Он глядел долго и удивленно, дергал себя за волосы, вертелся, рассматривая мех воротника. Утыкался носом в стекло, изучая глаза. Наконец, пожал плечами, состроил глупую рожицу, оскалил зубы и порычал. Определенно, от черноглазого айри осталось немного, и я никогда не пожалею об утраченном. Спокойный, сосредоточенный декан, живущий по расписанию и внимательно изучающий, как можно мне угодить. Он все делал правильно и очень старался. Усердно менялся, изучая мои привычки. Айк меняться не будет, он вполне самодостаточен. И думать не станет, как нам лучше организовать свое время. У него уже куча идей в голове, и никакой научной организации досуга. Зато совершенно первобытный энтузиазм.
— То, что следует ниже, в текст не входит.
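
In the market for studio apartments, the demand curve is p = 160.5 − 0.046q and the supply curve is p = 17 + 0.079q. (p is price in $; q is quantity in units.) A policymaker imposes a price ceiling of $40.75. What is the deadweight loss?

Competitive equilibrium: 160.5 − 0.046q = 17 + 0.079q → q* = 1148, p* = 107.692.
At the ceiling p = 40.75, quantity supplied = (40.75 − 17)/0.079 = 300.6329.
Willingness to pay at q' = 300.6329: 160.5 − 0.046·300.6329 = 146.6709.
Δq = 1148 − 300.6329 = 847.3671; wedge = 146.6709 − 40.75 = 105.9209.
DWL = ½ × 847.3671 × 105.9209 = $44876.94.

$44876.94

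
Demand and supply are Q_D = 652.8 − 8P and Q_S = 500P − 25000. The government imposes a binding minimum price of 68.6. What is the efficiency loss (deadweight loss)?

1331.75

In inverse form: demand P = 81.6 − 0.125Q, supply P = 50 + 0.002Q.
Competitive equilibrium: 81.6 − 0.125Q = 50 + 0.002Q → Q* = 248.8189, P* = 50.4976.
At the floor P = 68.6, quantity demanded = (81.6 − 68.6)/0.125 = 104.
Sellers' marginal cost at Q' = 104: 50 + 0.002·104 = 50.208.
ΔQ = 248.8189 − 104 = 144.8189; wedge = 68.6 − 50.208 = 18.392.
Deadweight loss = ½ × 144.8189 × 18.392 = 1331.75.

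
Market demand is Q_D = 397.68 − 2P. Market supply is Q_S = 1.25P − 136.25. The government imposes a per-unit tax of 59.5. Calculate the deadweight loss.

1361.63

In inverse form: demand P = 198.84 − 0.5Q, supply P = 109 + 0.8Q.
Competitive equilibrium: 198.84 − 0.5Q = 109 + 0.8Q → Q* = 69.1077, P* = 164.2862.
With the tax, the buyer price exceeds the seller price by 59.5: (198.84 − 0.5Q) − (109 + 0.8Q) = 59.5 → Q' = 23.3385.
ΔQ = 69.1077 − 23.3385 = 45.7692; the wedge equals the tax, 59.5.
Deadweight loss = ½ × 45.7692 × 59.5 = 1361.63.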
Пять утра. Еще полно времени до подъема, два часа. У Лайла все живут по графику. Декан сейчас оделся бы торопливо и бросился в рубку, отчитываться перед Релатом. Он рассмеялся, когда я ему описала ожидаемые действия. Оказывается, ради каких–то там дел айки жен по утрам не бросают, тем более когда соскучились и вообще толком не помнят многое важное. Например, у меня глаза не серебряные, как твердил глупый айри, а все же зеленые, теперь он уверен. Очень светло–зеленые, удивительный цвет. А волосы…
И тут нас позвал Дед, пребывающий в глубоком отчаянии.
Эл со вздохом отпустил неизученные толком пряди и влез в штаны невнятного фасона – недавнее изобретение Сидды, от которого поочередно отказались все волвеки и по «доброте душевной» подбросили новинку дизайна мне. Забавная вышла цепочка: Йялл с облегчением обнаружил – маловаты, но вдруг сгодятся Четвертому? Ринк великодушно подарил Эйму. Тот был почти согласен, он и рассказал Сидде про актуальные тенденции молодежной моды (потом прятался от Лайла и Ринка у Нимара, а точнее – у Мары, что наводит на размышления). Эйм утонул в штанах и огорченно отнес Саю, который задумчиво покрутил подарок в руках и передал с младшей дочерью для Лэла, тот, наверняка, не решится расстроить девочку… Дальше не знаю – мне их просто подкинули под дверь. Сине–серые, мешковатые и звенящие при каждом движении бессчетными пряжками и молниями. Кто бы мог подумать, что бруса, жившая на Релате в незапамятные времена, так живо воспримет современную моду? Лайл, волвек вполне способный к широким взглядам, иногда морщился от ее дизайна. У девочки есть вкус, но порой решения слишком неожиданны. Как эти штаны.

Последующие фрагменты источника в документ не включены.